08th Aug2014

Wakolda – Film

by timbaros

WakoldaWakolda: Dr. Josef Mengele was nicknamed ‘the Angel of Death’ because the atrocities he carried out as a German officer in WW II: he would select who would live or die in the concentration camps, and he would perform scientific experiments on people, including children, and twins. The new film Wakolda tells the time in his life when he spent time in Paraguay in 1960, continuing to hide to prevent him getting caught and going to trial.

Combining history with fiction, Wakolda tells the story of a family who could have lived with Mengele during his time in Paraguay. Mengele had originally fled to Argentina when WW II ended (with a false name, identity and Italian residency papers), but then went to Patagonia (a region in South America shared by both Argentina and Chile) after living in Buenos Aires, where he was almost discovered.

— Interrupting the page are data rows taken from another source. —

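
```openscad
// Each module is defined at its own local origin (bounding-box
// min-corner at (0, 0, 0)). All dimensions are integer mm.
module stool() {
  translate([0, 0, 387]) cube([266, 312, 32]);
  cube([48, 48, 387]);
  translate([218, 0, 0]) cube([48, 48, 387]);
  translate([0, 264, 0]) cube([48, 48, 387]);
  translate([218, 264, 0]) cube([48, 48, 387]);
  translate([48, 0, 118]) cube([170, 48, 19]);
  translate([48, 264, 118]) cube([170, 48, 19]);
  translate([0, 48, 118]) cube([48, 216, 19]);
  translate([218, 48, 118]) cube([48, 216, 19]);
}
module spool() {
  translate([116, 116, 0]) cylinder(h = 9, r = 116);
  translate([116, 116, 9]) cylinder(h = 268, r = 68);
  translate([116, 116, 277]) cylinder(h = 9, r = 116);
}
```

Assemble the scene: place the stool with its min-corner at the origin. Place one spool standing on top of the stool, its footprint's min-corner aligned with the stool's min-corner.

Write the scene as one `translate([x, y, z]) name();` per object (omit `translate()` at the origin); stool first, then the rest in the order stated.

stool();
translate([0, 0, 419]) spool();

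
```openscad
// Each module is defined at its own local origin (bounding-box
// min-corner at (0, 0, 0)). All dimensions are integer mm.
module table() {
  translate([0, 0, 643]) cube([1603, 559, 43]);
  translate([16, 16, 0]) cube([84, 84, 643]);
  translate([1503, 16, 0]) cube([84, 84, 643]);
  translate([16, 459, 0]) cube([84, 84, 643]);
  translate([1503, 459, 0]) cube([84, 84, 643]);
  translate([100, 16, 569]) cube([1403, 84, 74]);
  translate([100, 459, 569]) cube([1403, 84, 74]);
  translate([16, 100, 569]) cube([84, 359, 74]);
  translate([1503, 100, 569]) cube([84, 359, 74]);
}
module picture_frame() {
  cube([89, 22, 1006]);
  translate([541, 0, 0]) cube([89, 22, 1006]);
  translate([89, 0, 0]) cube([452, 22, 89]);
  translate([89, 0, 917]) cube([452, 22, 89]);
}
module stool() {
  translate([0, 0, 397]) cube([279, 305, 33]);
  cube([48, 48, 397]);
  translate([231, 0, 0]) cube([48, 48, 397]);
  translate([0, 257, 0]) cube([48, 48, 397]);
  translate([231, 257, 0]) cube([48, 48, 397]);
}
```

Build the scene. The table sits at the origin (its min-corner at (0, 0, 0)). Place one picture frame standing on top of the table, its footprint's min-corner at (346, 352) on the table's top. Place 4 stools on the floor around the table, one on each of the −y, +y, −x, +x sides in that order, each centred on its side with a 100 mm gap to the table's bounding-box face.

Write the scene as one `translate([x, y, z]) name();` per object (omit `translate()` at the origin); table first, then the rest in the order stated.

table();
translate([346, 352, 686]) picture_frame();
translate([662, -405, 0]) stool();
translate([662, 659, 0]) stool();
translate([-379, 127, 0]) stool();
translate([1703, 127, 0]) stool();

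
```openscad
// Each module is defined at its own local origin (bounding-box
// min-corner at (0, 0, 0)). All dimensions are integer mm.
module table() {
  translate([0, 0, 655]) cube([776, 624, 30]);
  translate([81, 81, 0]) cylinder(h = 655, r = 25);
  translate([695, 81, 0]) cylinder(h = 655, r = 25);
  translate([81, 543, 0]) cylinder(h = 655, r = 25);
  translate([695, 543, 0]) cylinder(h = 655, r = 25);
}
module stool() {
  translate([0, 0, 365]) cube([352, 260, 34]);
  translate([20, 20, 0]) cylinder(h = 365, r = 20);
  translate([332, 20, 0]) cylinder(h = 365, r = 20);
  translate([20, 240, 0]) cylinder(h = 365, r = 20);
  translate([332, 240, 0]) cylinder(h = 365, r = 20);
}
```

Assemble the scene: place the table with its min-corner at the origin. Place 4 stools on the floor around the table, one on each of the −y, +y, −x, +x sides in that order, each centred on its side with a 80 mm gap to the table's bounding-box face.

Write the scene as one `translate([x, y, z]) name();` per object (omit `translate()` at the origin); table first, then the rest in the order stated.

table();
translate([212, -340, 0]) stool();
translate([212, 704, 0]) stool();
translate([-432, 182, 0]) stool();
translate([856, 182, 0]) stool();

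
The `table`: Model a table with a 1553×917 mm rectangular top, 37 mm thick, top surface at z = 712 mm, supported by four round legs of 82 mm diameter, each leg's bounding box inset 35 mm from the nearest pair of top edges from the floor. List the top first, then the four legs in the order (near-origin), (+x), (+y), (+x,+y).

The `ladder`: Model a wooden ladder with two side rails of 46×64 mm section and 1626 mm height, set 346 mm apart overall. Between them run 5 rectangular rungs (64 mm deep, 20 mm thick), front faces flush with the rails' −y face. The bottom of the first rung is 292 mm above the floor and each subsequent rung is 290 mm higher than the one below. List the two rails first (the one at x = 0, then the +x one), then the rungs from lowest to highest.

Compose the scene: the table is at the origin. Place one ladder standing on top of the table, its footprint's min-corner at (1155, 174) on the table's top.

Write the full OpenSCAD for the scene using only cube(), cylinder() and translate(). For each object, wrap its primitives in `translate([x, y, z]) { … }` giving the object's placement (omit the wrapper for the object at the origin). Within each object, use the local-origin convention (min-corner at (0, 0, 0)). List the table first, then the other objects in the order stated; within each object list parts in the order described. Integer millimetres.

translate([0, 0, 675]) cube([1553, 917, 37]);
translate([76, 76, 0]) cylinder(h = 675, r = 41);
translate([1477, 76, 0]) cylinder(h = 675, r = 41);
translate([76, 841, 0]) cylinder(h = 675, r = 41);
translate([1477, 841, 0]) cylinder(h = 675, r = 41);
translate([1155, 174, 712]) {
  cube([46, 64, 1626]);
  translate([300, 0, 0]) cube([46, 64, 1626]);
  translate([46, 0, 292]) cube([254, 64, 20]);
  translate([46, 0, 582]) cube([254, 64, 20]);
  translate([46, 0, 872]) cube([254, 64, 20]);
  translate([46, 0, 1162]) cube([254, 64, 20]);
  translate([46, 0, 1452]) cube([254, 64, 20]);
}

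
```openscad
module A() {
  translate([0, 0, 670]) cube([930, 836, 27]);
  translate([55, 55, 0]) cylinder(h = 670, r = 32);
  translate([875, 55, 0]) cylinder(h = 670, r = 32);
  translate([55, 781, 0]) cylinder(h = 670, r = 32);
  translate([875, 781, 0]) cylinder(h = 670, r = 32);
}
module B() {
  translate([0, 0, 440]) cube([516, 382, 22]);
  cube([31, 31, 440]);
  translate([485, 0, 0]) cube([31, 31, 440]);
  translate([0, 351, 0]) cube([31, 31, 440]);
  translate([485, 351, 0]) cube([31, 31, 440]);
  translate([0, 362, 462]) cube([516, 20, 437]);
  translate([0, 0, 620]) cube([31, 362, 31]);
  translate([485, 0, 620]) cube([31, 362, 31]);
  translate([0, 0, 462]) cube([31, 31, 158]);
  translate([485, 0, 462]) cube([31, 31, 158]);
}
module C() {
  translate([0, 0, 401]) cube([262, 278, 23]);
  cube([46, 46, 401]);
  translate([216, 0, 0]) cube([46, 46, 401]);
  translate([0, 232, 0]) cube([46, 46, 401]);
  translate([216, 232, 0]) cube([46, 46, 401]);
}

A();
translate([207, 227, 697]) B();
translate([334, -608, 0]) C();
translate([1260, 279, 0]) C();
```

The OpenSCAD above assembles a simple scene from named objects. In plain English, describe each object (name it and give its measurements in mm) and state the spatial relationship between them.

A is a table: top 930 mm (x) × 836 mm (y), 27 mm thick, upper face at z = 697 mm, on four round legs of 64 mm diameter, each leg's bounding box inset 23 mm from the nearest pair of top edges, running from z = 0 to the bottom of the top.

B is a chair. The seat is a 516×382×22 mm slab with its top at z = 462 mm, on four 31×31 mm corner legs (flush with the seat edges, standing on z = 0). A flat backrest 20 mm thick, 437 mm tall, spans the full seat width and rises from the seat top along its +y edge, rear face flush with the rear of the seat. Two armrests of 31×31 mm section run along each side from the seat's front edge to the front of the backrest, top faces 189 mm above the seat top and outer faces flush with the seat's x-edges; a 31×31 mm post under the front of each armrest stands on the seat at the front corner.

C is a simple wooden stool: a rectangular seat 262 mm (x) by 278 mm (y), 23 mm thick, top face at z = 424 mm, on four square legs, each 46×46 mm in cross-section. The legs rest on z = 0, each flush with a corner of the seat.

The chair is on top of the table, centred. Two stools sit around the table at the −y, +x sides.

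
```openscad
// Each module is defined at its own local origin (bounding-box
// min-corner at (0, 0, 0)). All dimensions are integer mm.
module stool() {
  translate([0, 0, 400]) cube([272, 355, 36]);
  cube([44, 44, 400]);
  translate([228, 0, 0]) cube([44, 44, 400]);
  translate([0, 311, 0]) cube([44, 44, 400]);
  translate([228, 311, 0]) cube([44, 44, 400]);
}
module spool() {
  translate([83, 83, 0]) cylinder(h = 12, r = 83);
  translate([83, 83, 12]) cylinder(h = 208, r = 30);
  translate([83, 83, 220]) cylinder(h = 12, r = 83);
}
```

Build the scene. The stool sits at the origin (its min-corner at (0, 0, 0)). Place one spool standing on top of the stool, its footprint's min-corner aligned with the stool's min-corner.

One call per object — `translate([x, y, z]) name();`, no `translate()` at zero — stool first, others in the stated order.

stool();
translate([0, 0, 436]) spool();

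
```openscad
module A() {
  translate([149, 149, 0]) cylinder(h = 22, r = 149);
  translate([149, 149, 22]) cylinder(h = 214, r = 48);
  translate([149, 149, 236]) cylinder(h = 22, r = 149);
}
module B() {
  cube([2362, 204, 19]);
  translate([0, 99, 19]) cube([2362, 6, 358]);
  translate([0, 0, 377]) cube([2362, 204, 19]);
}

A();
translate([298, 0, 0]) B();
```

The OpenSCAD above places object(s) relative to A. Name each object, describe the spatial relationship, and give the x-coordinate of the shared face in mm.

The spool's +x face and the I-beam's −x face are both at x = 298 mm.

A is a spool. B is an I-beam. The I-beam is against the spool's +x side, with their −y faces flush. The x-coordinate of the shared face is 298 mm.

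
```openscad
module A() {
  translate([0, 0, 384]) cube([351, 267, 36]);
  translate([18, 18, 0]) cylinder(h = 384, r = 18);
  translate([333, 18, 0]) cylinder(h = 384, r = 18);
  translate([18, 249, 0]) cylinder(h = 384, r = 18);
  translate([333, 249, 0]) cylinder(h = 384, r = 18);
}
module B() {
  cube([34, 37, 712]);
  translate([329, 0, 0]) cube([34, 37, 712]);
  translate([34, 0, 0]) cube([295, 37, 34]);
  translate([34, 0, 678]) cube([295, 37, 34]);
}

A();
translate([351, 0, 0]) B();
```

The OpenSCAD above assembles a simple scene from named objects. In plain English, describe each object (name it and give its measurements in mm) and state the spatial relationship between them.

A is a simple wooden stool: a rectangular seat 351 mm (x) by 267 mm (y), 36 mm thick, top face at z = 420 mm, on four round legs, each 36 mm in diameter. The legs rest on z = 0, each leg's axis is inset half a diameter from the nearest pair of seat edges (so the leg's bounding box is flush with the corner).

B is a rectangular picture frame lying in the x–z plane (depth along y). The opening is 295 mm wide (x) by 644 mm tall (z), surrounded by a border 34 mm wide on all four sides. The frame is 37 mm deep and is made of two full-height vertical stiles with two horizontal rails fitted between them.

The picture frame is against the stool's +x side, with their −y faces flush.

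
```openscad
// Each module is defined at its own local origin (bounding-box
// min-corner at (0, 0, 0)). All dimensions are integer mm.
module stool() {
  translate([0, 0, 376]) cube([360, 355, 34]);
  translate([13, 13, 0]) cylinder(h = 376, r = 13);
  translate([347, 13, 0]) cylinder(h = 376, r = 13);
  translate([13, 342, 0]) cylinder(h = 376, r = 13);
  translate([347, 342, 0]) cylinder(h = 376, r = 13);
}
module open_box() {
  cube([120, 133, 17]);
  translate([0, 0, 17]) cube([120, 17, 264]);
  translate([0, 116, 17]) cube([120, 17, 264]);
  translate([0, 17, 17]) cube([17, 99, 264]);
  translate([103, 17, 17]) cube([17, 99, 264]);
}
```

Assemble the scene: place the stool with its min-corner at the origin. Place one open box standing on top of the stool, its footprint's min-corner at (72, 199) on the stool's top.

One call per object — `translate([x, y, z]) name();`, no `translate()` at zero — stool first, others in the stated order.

stool();
translate([72, 199, 410]) open_box();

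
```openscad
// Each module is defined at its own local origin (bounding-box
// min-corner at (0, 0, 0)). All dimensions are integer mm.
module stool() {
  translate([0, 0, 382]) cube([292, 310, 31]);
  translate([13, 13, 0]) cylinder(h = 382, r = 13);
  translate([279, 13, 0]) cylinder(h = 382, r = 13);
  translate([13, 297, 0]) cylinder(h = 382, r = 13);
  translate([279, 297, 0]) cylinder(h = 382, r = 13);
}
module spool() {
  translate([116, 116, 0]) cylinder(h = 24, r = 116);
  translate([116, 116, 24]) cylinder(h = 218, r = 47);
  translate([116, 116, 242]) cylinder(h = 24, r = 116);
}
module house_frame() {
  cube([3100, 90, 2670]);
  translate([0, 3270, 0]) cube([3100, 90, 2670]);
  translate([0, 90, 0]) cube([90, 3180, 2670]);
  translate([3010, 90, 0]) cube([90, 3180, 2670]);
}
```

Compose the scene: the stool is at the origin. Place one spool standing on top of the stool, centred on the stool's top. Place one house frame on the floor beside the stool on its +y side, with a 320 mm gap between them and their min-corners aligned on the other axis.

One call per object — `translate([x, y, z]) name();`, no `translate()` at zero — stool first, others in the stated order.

stool();
translate([30, 39, 413]) spool();
translate([0, 630, 0]) house_frame();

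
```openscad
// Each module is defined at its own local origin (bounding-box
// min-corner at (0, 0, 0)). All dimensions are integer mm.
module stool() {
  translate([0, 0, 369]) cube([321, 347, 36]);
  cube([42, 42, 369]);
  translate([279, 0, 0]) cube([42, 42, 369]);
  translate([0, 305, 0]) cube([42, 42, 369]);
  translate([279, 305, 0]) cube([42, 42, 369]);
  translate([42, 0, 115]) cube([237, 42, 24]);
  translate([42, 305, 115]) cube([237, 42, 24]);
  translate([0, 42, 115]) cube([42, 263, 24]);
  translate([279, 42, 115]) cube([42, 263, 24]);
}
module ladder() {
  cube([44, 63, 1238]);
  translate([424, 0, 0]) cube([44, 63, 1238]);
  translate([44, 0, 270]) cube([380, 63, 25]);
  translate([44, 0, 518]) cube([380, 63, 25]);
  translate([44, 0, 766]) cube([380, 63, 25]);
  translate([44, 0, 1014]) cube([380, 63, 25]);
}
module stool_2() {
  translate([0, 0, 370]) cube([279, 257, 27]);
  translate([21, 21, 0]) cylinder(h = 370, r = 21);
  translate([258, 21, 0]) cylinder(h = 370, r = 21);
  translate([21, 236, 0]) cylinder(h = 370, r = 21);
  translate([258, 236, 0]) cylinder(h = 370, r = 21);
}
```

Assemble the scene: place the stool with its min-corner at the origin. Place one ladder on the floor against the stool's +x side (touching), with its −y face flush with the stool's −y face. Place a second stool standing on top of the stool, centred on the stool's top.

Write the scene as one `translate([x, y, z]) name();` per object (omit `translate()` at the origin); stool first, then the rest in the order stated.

stool();
translate([321, 0, 0]) ladder();
translate([21, 45, 405]) stool_2();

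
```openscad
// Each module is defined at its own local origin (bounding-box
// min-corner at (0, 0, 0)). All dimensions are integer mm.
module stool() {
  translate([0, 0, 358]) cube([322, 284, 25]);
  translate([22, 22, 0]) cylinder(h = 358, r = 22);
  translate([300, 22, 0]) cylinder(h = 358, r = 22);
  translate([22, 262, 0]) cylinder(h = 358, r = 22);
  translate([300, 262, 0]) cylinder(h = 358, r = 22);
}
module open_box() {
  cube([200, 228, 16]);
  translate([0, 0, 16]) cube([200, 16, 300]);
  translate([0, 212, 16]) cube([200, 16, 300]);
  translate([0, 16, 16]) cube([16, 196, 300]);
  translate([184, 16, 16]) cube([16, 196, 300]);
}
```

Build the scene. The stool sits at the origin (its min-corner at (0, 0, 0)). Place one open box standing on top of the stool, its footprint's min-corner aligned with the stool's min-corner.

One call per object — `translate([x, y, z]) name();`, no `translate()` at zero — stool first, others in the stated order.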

Even way before Mengele moved for a short time to Patagonia, and before the end of WW II, Patagonia had been a settlement community for Germans. But little did people know that Mengele, one of the most infamous men associated with the death camps and the holocaust, was living amongst them.
 
The fictionalized part of Mengele’s life is the story that Wakolda tells. An Argentinean family meets a German physician who follows them a long car journey to a town called Bariloche, where the family – German speaking Eva, her husband Enzo and their three children – are going to open up a lodging house that once belonged to Eva’s family. After the car journey, the family decide to let the doctor (played by Alex Brendemuhl) stay with them as it appears he’s got nowhere else to go. There is a large German community nearby that mixes with the Argentine population, so German is a common language in that area, and they are known as sonnenmenschen (sun people).
Eva and Enzo’s 12-year old daughter – Lilith – is small for her age, and she constantly gets picked on at school. So Eva allows the doctor to give her pills to help her grow. And Eva gets pregnant, so the doctor gives her pills to help her along with her pregnancy, however little do they know about his past – a doctor who experiments on humans. Enzo, meanwhile, wants to start a company producing dolls, so the doctor mysteriously comes up with the money to help Enzo produce these dolls. However, as Lilith starts to become sick from the pills she is taking, and Eva gives birth to twins who may or may not be healthy, questions are raised about the doctor. It is up to local photographer who discovers who the doctor really is and to alert the authorities in time before he flees the area to his next hiding place.
Wakolda, so aptly named after Lilith’s doll (a metaphor for Mengele’s experimentation on children who were like dolls to him) is based on the 2011 book by it’s director – Lucia Puenzo, who also produced and wrote the script. Wakolda has the look and feel of a 1960’s film, with imagery and the soft color focus of the lens to match. But it’s dragged down by the fact that it’s not history we’re watching but a film based on a historical figure that probably didn’t happen. It is known that Mengele did live and worked on a farm in this area, but perhaps he did not continue to carry out his experimentation on people, for if he did he would’ve likely have been caught much sooner. And while the cinematography is stunning (lakes and snow-capped mountains can’t fault any film), and the acting ok if a little melodramatic, it’s the make-believe storyline that makes Wakolda not worthy of a watch. Some scenes jump around (at one point Lilith is very sick in bed, then the next scene she is up and fine, and then she is back in bed again), and Eva gives birth all too quickly to the twins, who don’t actually look new born at all. Puenzo the director is successful in making this a slick film, but I would’ve rather watched a historical take on Mengele and not a fictional one.